Noah Redmond

Unfitness to Stand Trial

There are two limbs to what you used to be called the insanity defence.  The first is the defence of mental impairment and you can read about that here.

The second is unfitness to stand trial.

Everyone in a free country is entitled not to be found guilty of an offence unless and until they have either admitted their guilt or been found guilty following a fair trial.

What is to occur when a person is unable to make a rational decision about admitting their guilty or is unable to have a fair trial because of some characteristic personal to them?

The law has a system in place whereby a person can be found to be not fit to stand trial.

A person will be unfit to stand trial if the person’s mental processes are so disordered that they are:

  • unable to understand, or to respond rationally to, the charge or the allegations on which the charge is based; or
  • unable to exercise (or to give rational instructions about the exercise of) procedural rights (such as, for example, the right to challenge jurors); or
  • unable to understand the nature of the proceedings, or to follow the evidence or the course of the proceedings.

The bar as to whether any of these criteria is met is understandably set very high by the court.

Using the third criterion as an example, it would not be sufficient that a person not be able to understand the intricacies of the evidence.

In some cases, such as those involving complex DNA or fraud matters containing complex accounting, having to fully understand all of the evidence may mean that many people would not be fit to stand trial.

Rather, all that is required is that the person be capable of following the general nature of the evidence.

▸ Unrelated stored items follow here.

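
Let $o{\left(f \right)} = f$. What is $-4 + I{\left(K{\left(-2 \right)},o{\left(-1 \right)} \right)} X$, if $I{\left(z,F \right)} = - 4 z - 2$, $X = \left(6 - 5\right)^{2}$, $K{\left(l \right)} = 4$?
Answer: $-22$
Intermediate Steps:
$X = 1$ ($X = 1^{2} = 1$)
$I{\left(z,F \right)} = -2 - 4 z$
$-4 + I{\left(K{\left(-2 \right)},o{\left(-1 \right)} \right)} X = -4 + \left(-2 - 16\right) 1 = -4 - 18 = -22$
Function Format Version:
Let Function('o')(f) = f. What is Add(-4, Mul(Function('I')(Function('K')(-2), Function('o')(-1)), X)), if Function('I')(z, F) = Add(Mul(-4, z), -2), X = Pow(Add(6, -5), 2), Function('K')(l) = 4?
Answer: -22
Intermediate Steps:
X = 1 (X = Pow(1, 2) = 1)
Function('I')(z, F) = Add(-2, Mul(-4, z))
Add(-4, Mul(Function('I')(Function('K')(-2), Function('o')(-1)), X)) = Add(-4, Mul(Add(-2, Mul(-4, 4)), 1)) = Add(-4, Mul(Add(-2, -16), 1)) = Add(-4, Mul(-18, 1)) = Add(-4, -18) = -22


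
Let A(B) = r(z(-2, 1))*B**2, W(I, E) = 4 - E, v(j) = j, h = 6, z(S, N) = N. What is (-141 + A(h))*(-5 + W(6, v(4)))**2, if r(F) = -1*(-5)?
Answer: 975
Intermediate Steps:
r(F) = 5
A(B) = 5*B**2
(-141 + A(h))*(-5 + W(6, v(4)))**2 = (-141 + 5*6**2)*(-5 + (4 - 1*4))**2 = (-141 + 5*36)*(-5 + (4 - 4))**2 = (-141 + 180)*(-5 + 0)**2 = 39*(-5)**2 = 39*25 = 975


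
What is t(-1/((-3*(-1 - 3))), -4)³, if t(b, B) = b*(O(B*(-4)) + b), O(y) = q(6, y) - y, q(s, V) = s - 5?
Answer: 5929741/2985984 ≈ 1.9859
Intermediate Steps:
q(s, V) = -5 + s
O(y) = 1 - y (O(y) = (-5 + 6) - y = 1 - y)
t(b, B) = b*(1 + b + 4*B) (t(b, B) = b*((1 - B*(-4)) + b) = b*((1 - (-4)*B) + b) = b*((1 + 4*B) + b) = b*(1 + b + 4*B))
t(-1/((-3*(-1 - 3))), -4)³ = ((-1/((-3*(-1 - 3))))*(1 - 1/((-3*(-1 - 3))) + 4*(-4)))³ = ((-1/((-3*(-4))))*(1 - 1/((-3*(-4))) - 16))³ = ((-1/12)*(1 - 1/12 - 16))³ = ((-1*1/12)*(1 - 1*1/12 - 16))³ = (-(1 - 1/12 - 16)/12)³ = (-1/12*(-181/12))³ = (181/144)³ = 5929741/2985984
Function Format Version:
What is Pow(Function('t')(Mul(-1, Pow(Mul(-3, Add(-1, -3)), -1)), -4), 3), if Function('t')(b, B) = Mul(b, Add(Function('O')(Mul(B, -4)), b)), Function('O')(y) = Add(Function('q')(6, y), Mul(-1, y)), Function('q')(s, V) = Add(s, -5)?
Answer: Rational(5929741, 2985984) ≈ 1.9859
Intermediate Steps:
Function('q')(s, V) = Add(-5, s)
Function('O')(y) = Add(1, Mul(-1, y)) (Function('O')(y) = Add(Add(-5, 6), Mul(-1, y)) = Add(1, Mul(-1, y)))
Function('t')(b, B) = Mul(b, Add(1, b, Mul(4, B))) (Function('t')(b, B) = Mul(b, Add(Add(1, Mul(-1, Mul(B, -4))), b)) = Mul(b, Add(Add(1, Mul(-1, Mul(-4, B))), b)) = Mul(b, Add(Add(1, Mul(4, B)), b)) = Mul(b, Add(1, b, Mul(4, B))))
Pow(Function('t')(Mul(-1, Pow(Mul(-3, Add(-1, -3)), -1)), -4), 3) = Pow(Mul(Mul(-1, Pow(Mul(-3, Add(-1, -3)), -1)), Add(1, Mul(-1, Pow(Mul(-3, Add(-1, -3)), -1)), Mul(4, -4))), 3) = Pow(Mul(Mul(-1, Pow(Mul(-3, -4), -1)), Add(1, Mul(-1, Pow(Mul(-3, -4), -1)), -16)), 3) = Pow(Mul(Mul(-1, Pow(12, -1)), Add(1, Mul(-1, Pow(12, -1)), -16)), 3) = Pow(Mul(Mul(-1, Rational(1, 12)), Add(1, Mul(-1, Rational(1, 12)), -16)), 3) = Pow(Mul(Rational(-1, 12), Add(1, Rational(-1, 12), -16)), 3) = Pow(Mul(Rational(-1, 12), Rational(-181, 12)), 3) = Pow(Rational(181, 144), 3) = Rational(5929741, 2985984)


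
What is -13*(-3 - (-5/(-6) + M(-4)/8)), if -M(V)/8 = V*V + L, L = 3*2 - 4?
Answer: -1105/6 ≈ -184.17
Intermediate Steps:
L = 2 (L = 6 - 4 = 2)
M(V) = -16 - 8*V**2 (M(V) = -8*(V*V + 2) = -8*(V**2 + 2) = -8*(2 + V**2) = -16 - 8*V**2)
-13*(-3 - (-5/(-6) + M(-4)/8)) = -13*(-3 - (-5/(-6) + (-16 - 8*(-4)**2)/8)) = -13*(-3 - (-5*(-1/6) + (-16 - 8*16)*(1/8))) = -13*(-3 - (5/6 + (-16 - 128)*(1/8))) = -13*(-3 - (5/6 - 144*1/8)) = -13*(-3 - (5/6 - 18)) = -13*(-3 - 1*(-103/6)) = -13*(-3 + 103/6) = -13*85/6 = -1105/6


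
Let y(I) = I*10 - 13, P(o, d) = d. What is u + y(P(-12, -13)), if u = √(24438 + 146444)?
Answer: -143 + √170882 ≈ 270.38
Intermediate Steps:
y(I) = -13 + 10*I (y(I) = 10*I - 13 = -13 + 10*I)
u = √170882 ≈ 413.38
u + y(P(-12, -13)) = √170882 + (-13 + 10*(-13)) = √170882 + (-13 - 130) = √170882 - 143 = -143 + √170882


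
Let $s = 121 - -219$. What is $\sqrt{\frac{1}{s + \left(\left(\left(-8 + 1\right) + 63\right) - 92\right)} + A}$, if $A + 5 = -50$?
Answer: $\frac{i \sqrt{317661}}{76} \approx 7.416 i$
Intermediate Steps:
$s = 340$ ($s = 121 + 219 = 340$)
$A = -55$ ($A = -5 - 50 = -55$)
$\sqrt{\frac{1}{s + \left(\left(\left(-8 + 1\right) + 63\right) - 92\right)} + A} = \sqrt{\frac{1}{340 + \left(\left(\left(-8 + 1\right) + 63\right) - 92\right)} - 55} = \sqrt{\frac{1}{340 + \left(\left(-7 + 63\right) - 92\right)} - 55} = \sqrt{\frac{1}{340 + \left(56 - 92\right)} - 55} = \sqrt{\frac{1}{340 - 36} - 55} = \sqrt{\frac{1}{304} - 55} = \sqrt{- \frac{16719}{304}} = \frac{i \sqrt{317661}}{76}$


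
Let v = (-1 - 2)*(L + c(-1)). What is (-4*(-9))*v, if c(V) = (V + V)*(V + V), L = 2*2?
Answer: -864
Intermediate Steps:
L = 4
c(V) = 4*V² (c(V) = (2*V)*(2*V) = 4*V²)
v = -24 (v = (-1 - 2)*(4 + 4*(-1)²) = -3*(4 + 4*1) = -3*(4 + 4) = -3*8 = -24)
(-4*(-9))*v = -4*(-9)*(-24) = 36*(-24) = -864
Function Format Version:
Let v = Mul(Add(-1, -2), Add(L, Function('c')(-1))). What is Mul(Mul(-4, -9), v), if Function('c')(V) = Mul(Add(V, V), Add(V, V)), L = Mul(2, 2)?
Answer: -864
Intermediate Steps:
L = 4
Function('c')(V) = Mul(4, Pow(V, 2)) (Function('c')(V) = Mul(Mul(2, V), Mul(2, V)) = Mul(4, Pow(V, 2)))
v = -24 (v = Mul(Add(-1, -2), Add(4, Mul(4, Pow(-1, 2)))) = Mul(-3, Add(4, Mul(4, 1))) = Mul(-3, Add(4, 4)) = Mul(-3, 8) = -24)
Mul(Mul(-4, -9), v) = Mul(Mul(-4, -9), -24) = Mul(36, -24) = -864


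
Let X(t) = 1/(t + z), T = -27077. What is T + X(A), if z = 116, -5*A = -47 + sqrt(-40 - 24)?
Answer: -10646483726/393193 + 40*I/393193 ≈ -27077.0 + 0.00010173*I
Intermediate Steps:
A = 47/5 - 8*I/5 (A = -(-47 + sqrt(-40 - 24))/5 = -(-47 + sqrt(-64))/5 = -(-47 + 8*I)/5 = 47/5 - 8*I/5 ≈ 9.4 - 1.6*I)
X(t) = 1/(116 + t) (X(t) = 1/(t + 116) = 1/(116 + t))
T + X(A) = -27077 + 1/(116 + (47/5 - 8*I/5)) = -27077 + 1/(627/5 - 8*I/5) = -27077 + 25*(627/5 + 8*I/5)/393193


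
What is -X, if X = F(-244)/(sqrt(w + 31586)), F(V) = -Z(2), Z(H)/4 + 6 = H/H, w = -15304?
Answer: -10*sqrt(16282)/8141 ≈ -0.15674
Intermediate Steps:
Z(H) = -20 (Z(H) = -24 + 4*(H/H) = -24 + 4*1 = -24 + 4 = -20)
F(V) = 20 (F(V) = -1*(-20) = 20)
X = 10*sqrt(16282)/8141 (X = 20/(sqrt(-15304 + 31586)) = 20/(sqrt(16282)) = 20*(sqrt(16282)/16282) = 10*sqrt(16282)/8141 ≈ 0.15674)
-X = -10*sqrt(16282)/8141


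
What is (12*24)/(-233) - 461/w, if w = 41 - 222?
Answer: 55285/42173 ≈ 1.3109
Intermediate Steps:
w = -181
(12*24)/(-233) - 461/w = (12*24)/(-233) - 461/(-181) = 288*(-1/233) - 461*(-1/181) = -288/233 + 461/181 = 55285/42173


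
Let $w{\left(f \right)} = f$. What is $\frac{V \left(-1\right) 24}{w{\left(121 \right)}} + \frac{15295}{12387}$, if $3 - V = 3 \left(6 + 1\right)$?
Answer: $\frac{7201879}{1498827} \approx 4.805$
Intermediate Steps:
$V = -18$ ($V = 3 - 3 \left(6 + 1\right) = 3 - 3 \cdot 7 = 3 - 21 = -18$)
$\frac{V \left(-1\right) 24}{w{\left(121 \right)}} + \frac{15295}{12387} = \frac{\left(-18\right) \left(-1\right) 24}{121} + \frac{15295}{12387} = 18 \cdot 24 \cdot \frac{1}{121} + 15295 \cdot \frac{1}{12387} = 432 \cdot \frac{1}{121} + \frac{15295}{12387} = \frac{432}{121} + \frac{15295}{12387} = \frac{7201879}{1498827}$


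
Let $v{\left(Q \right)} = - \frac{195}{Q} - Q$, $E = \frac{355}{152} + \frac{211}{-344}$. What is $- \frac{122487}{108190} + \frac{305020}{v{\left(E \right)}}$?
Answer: $- \frac{3162536937327679}{1191352252730} \approx -2654.6$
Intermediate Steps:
$E = \frac{1407}{817}$ ($E = 355 \cdot \frac{1}{152} + 211 \left(- \frac{1}{344}\right) = \frac{355}{152} - \frac{211}{344} = \frac{1407}{817} \approx 1.7222$)
$v{\left(Q \right)} = - Q - \frac{195}{Q}$
$- \frac{122487}{108190} + \frac{305020}{v{\left(E \right)}} = - \frac{122487}{108190} + \frac{305020}{\left(-1\right) \frac{1407}{817} - \frac{195}{\frac{1407}{817}}} = \left(-122487\right) \frac{1}{108190} + \frac{305020}{- \frac{1407}{817} - \frac{53105}{469}} = - \frac{122487}{108190} + \frac{305020}{- \frac{1407}{817} - \frac{53105}{469}} = - \frac{122487}{108190} + \frac{305020}{- \frac{44046668}{383173}} = - \frac{122487}{108190} + 305020 \left(- \frac{383173}{44046668}\right) = - \frac{122487}{108190} - \frac{29218857115}{11011667} = - \frac{3162536937327679}{1191352252730}$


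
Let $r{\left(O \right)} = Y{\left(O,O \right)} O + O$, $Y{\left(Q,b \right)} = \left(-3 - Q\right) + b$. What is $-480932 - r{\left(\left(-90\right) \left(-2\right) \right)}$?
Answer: $-480572$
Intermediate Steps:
$Y{\left(Q,b \right)} = -3 + b - Q$
$r{\left(O \right)} = - 2 O$ ($r{\left(O \right)} = \left(-3 + O - O\right) O + O = - 3 O + O = - 2 O$)
$-480932 - r{\left(\left(-90\right) \left(-2\right) \right)} = -480932 - - 2 \left(\left(-90\right) \left(-2\right)\right) = -480932 - \left(-2\right) 180 = -480932 - -360 = -480932 + 360 = -480572$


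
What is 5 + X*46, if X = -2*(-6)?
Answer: 557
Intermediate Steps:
X = 12
5 + X*46 = 5 + 12*46 = 5 + 552 = 557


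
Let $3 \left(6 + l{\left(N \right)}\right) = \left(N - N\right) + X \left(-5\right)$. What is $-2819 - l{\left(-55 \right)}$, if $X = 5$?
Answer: $- \frac{8414}{3} \approx -2804.7$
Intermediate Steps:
$l{\left(N \right)} = - \frac{43}{3}$ ($l{\left(N \right)} = -6 + \frac{\left(N - N\right) + 5 \left(-5\right)}{3} = -6 + \frac{0 - 25}{3} = -6 + \frac{1}{3} \left(-25\right) = -6 - \frac{25}{3} = - \frac{43}{3}$)
$-2819 - l{\left(-55 \right)} = -2819 - - \frac{43}{3} = -2819 + \frac{43}{3} = - \frac{8414}{3}$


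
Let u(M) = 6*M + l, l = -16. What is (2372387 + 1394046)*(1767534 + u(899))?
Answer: 6677554262896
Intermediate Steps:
u(M) = -16 + 6*M (u(M) = 6*M - 16 = -16 + 6*M)
(2372387 + 1394046)*(1767534 + u(899)) = (2372387 + 1394046)*(1767534 + (-16 + 6*899)) = 3766433*(1767534 + (-16 + 5394)) = 3766433*(1767534 + 5378) = 3766433*1772912 = 6677554262896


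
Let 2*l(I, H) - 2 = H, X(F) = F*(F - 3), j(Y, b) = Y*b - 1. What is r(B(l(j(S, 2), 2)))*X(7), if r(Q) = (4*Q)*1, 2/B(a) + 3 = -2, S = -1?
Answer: -224/5 ≈ -44.800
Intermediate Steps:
j(Y, b) = -1 + Y*b
X(F) = F*(-3 + F)
l(I, H) = 1 + H/2
B(a) = -⅖ (B(a) = 2/(-3 - 2) = 2/(-5) = 2*(-⅕) = -⅖)
r(Q) = 4*Q
r(B(l(j(S, 2), 2)))*X(7) = (4*(-⅖))*(7*(-3 + 7)) = -56*4/5 = -8/5*28 = -224/5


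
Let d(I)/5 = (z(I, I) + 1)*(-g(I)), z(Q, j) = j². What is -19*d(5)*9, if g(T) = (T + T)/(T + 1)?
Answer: 37050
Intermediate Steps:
g(T) = 2*T/(1 + T) (g(T) = (2*T)/(1 + T) = 2*T/(1 + T))
d(I) = -10*I*(1 + I²)/(1 + I) (d(I) = 5*((I² + 1)*(-2*I/(1 + I))) = 5*((1 + I²)*(-2*I/(1 + I))) = 5*(-2*I*(1 + I²)/(1 + I)) = -10*I*(1 + I²)/(1 + I))
-19*d(5)*9 = -(-190)*5*(1 + 5²)/(1 + 5)*9 = -(-190)*5*(1 + 25)/6*9 = -(-190)*5*26/6*9 = -19*(-650/3)*9 = (12350/3)*9 = 37050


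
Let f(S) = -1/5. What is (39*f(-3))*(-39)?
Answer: 1521/5 ≈ 304.20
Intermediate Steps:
f(S) = -⅕ (f(S) = -1*⅕ = -⅕)
(39*f(-3))*(-39) = (39*(-⅕))*(-39) = -39/5*(-39) = 1521/5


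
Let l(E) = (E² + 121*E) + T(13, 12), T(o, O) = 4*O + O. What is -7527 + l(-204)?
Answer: 9465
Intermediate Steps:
T(o, O) = 5*O
l(E) = 60 + E² + 121*E (l(E) = (E² + 121*E) + 5*12 = (E² + 121*E) + 60 = 60 + E² + 121*E)
-7527 + l(-204) = -7527 + (60 + (-204)² + 121*(-204)) = -7527 + (60 + 41616 - 24684) = -7527 + 16992 = 9465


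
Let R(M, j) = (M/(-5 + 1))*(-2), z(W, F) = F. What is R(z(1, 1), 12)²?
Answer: ¼ ≈ 0.25000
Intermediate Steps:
R(M, j) = M/2 (R(M, j) = (M/(-4))*(-2) = -M/4*(-2) = M/2)
R(z(1, 1), 12)² = ((½)*1)² = (½)² = ¼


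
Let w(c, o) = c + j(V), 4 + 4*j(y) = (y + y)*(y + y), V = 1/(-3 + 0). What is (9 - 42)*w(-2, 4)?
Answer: 286/3 ≈ 95.333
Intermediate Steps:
V = -⅓ (V = 1/(-3) = -⅓ ≈ -0.33333)
j(y) = -1 + y² (j(y) = -1 + ((y + y)*(y + y))/4 = -1 + ((2*y)*(2*y))/4 = -1 + (4*y²)/4 = -1 + y²)
w(c, o) = -8/9 + c (w(c, o) = c + (-1 + (-⅓)²) = c + (-1 + ⅑) = c - 8/9 = -8/9 + c)
(9 - 42)*w(-2, 4) = (9 - 42)*(-8/9 - 2) = -33*(-26/9) = 286/3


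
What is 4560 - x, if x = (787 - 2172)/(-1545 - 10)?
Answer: 1417883/311 ≈ 4559.1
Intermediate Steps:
x = 277/311 (x = -1385/(-1555) = -1385*(-1/1555) = 277/311 ≈ 0.89068)
4560 - x = 4560 - 1*277/311 = 4560 - 277/311 = 1417883/311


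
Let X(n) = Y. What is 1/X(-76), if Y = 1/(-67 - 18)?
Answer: -85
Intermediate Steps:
Y = -1/85 (Y = 1/(-85) = -1/85 ≈ -0.011765)
X(n) = -1/85
1/X(-76) = 1/(-1/85) = -85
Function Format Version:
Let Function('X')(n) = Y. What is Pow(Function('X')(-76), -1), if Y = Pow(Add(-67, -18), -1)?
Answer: -85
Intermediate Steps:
Y = Rational(-1, 85) (Y = Pow(-85, -1) = Rational(-1, 85) ≈ -0.011765)
Function('X')(n) = Rational(-1, 85)
Pow(Function('X')(-76), -1) = Pow(Rational(-1, 85), -1) = -85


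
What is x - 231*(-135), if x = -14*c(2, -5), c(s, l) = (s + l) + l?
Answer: 31297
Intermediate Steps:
c(s, l) = s + 2*l (c(s, l) = (l + s) + l = s + 2*l)
x = 112 (x = -14*(2 + 2*(-5)) = -14*(2 - 10) = -14*(-8) = 112)
x - 231*(-135) = 112 - 231*(-135) = 112 + 31185 = 31297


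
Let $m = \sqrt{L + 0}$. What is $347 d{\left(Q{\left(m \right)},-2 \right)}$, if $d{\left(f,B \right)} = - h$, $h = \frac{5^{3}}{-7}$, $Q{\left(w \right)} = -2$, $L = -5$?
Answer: $\frac{43375}{7} \approx 6196.4$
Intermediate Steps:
$m = i \sqrt{5}$ ($m = \sqrt{-5 + 0} = \sqrt{-5} = i \sqrt{5} \approx 2.2361 i$)
$h = - \frac{125}{7}$ ($h = 125 \left(- \frac{1}{7}\right) = - \frac{125}{7} \approx -17.857$)
$d{\left(f,B \right)} = \frac{125}{7}$ ($d{\left(f,B \right)} = \left(-1\right) \left(- \frac{125}{7}\right) = \frac{125}{7}$)
$347 d{\left(Q{\left(m \right)},-2 \right)} = 347 \cdot \frac{125}{7} = \frac{43375}{7}$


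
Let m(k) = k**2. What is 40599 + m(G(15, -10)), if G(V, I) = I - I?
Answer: 40599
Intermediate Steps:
G(V, I) = 0
40599 + m(G(15, -10)) = 40599 + 0**2 = 40599 + 0 = 40599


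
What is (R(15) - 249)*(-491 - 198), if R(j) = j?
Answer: 161226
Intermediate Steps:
(R(15) - 249)*(-491 - 198) = (15 - 249)*(-491 - 198) = -234*(-689) = 161226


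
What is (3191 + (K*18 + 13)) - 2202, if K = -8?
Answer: 858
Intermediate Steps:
(3191 + (K*18 + 13)) - 2202 = (3191 + (-8*18 + 13)) - 2202 = (3191 + (-144 + 13)) - 2202 = (3191 - 131) - 2202 = 3060 - 2202 = 858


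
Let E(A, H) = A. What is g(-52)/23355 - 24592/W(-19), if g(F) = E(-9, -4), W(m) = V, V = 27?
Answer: -21272089/23355 ≈ -910.82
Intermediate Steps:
W(m) = 27
g(F) = -9
g(-52)/23355 - 24592/W(-19) = -9/23355 - 24592/27 = -9*1/23355 - 24592*1/27 = -1/2595 - 24592/27 = -21272089/23355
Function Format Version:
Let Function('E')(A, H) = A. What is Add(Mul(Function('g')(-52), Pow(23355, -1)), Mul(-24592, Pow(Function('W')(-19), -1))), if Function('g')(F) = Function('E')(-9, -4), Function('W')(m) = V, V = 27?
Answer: Rational(-21272089, 23355) ≈ -910.82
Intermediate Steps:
Function('W')(m) = 27
Function('g')(F) = -9
Add(Mul(Function('g')(-52), Pow(23355, -1)), Mul(-24592, Pow(Function('W')(-19), -1))) = Add(Mul(-9, Pow(23355, -1)), Mul(-24592, Pow(27, -1))) = Add(Mul(-9, Rational(1, 23355)), Mul(-24592, Rational(1, 27))) = Add(Rational(-1, 2595), Rational(-24592, 27)) = Rational(-21272089, 23355)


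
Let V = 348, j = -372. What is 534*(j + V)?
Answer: -12816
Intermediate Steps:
534*(j + V) = 534*(-372 + 348) = 534*(-24) = -12816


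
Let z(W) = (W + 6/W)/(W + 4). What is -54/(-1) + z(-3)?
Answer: 49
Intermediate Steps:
z(W) = (W + 6/W)/(4 + W)
-54/(-1) + z(-3) = -54/(-1) + (6 + (-3)**2)/((-3)*(4 - 3)) = -54*(-1) - 1/3*(6 + 9)/1 = -6*(-9) - 1/3*1*15 = 54 - 5 = 49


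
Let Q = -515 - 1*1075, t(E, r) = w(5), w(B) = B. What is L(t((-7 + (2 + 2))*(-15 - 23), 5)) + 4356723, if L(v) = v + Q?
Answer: 4355138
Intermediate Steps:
t(E, r) = 5
Q = -1590 (Q = -515 - 1075 = -1590)
L(v) = -1590 + v (L(v) = v - 1590 = -1590 + v)
L(t((-7 + (2 + 2))*(-15 - 23), 5)) + 4356723 = (-1590 + 5) + 4356723 = -1585 + 4356723 = 4355138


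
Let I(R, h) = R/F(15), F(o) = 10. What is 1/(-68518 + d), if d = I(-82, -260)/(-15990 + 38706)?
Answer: -113580/7782274481 ≈ -1.4595e-5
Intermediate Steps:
I(R, h) = R/10
d = -41/113580 (d = ((⅒)*(-82))/(-15990 + 38706) = -41/5/22716 = -41/5*1/22716 = -41/113580 ≈ -0.00036098)
1/(-68518 + d) = 1/(-68518 - 41/113580) = 1/(-7782274481/113580) = -113580/7782274481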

For example, in DNA evidence, the accused does not need to understand the complexities of primary, secondary and tertiary transfer or the possibilities of contamination.  They only need to be able to understand that a substance likely to be their DNA was found at the scene, or on an object, and that makes it more likely, though not conclusive, that they committed the offence.

When considering whether or not a person is fit to stand trial the court takes into account that the person is usually represented by a lawyer who can explain the process to them.

A court will usually make accommodations in order to ensure that a person is fit to stand trial, for example longer breaks and shorter sitting hours or having a companion available to the accused.

The onus is on the Defendant to establish that they are not fit to stand trial on the balance of probabilities.

If a defendant is not fit to stand trial, but is likely to regain fitness within 12 months, then the matter will be adjourned either until it is expected the defendant will regain fitness or 12 months, whichever is the sooner.

If a defendant is not fit to stand trial, but has committed the conduct alleged then they are declared liable to supervision.  That process is dealt with separately.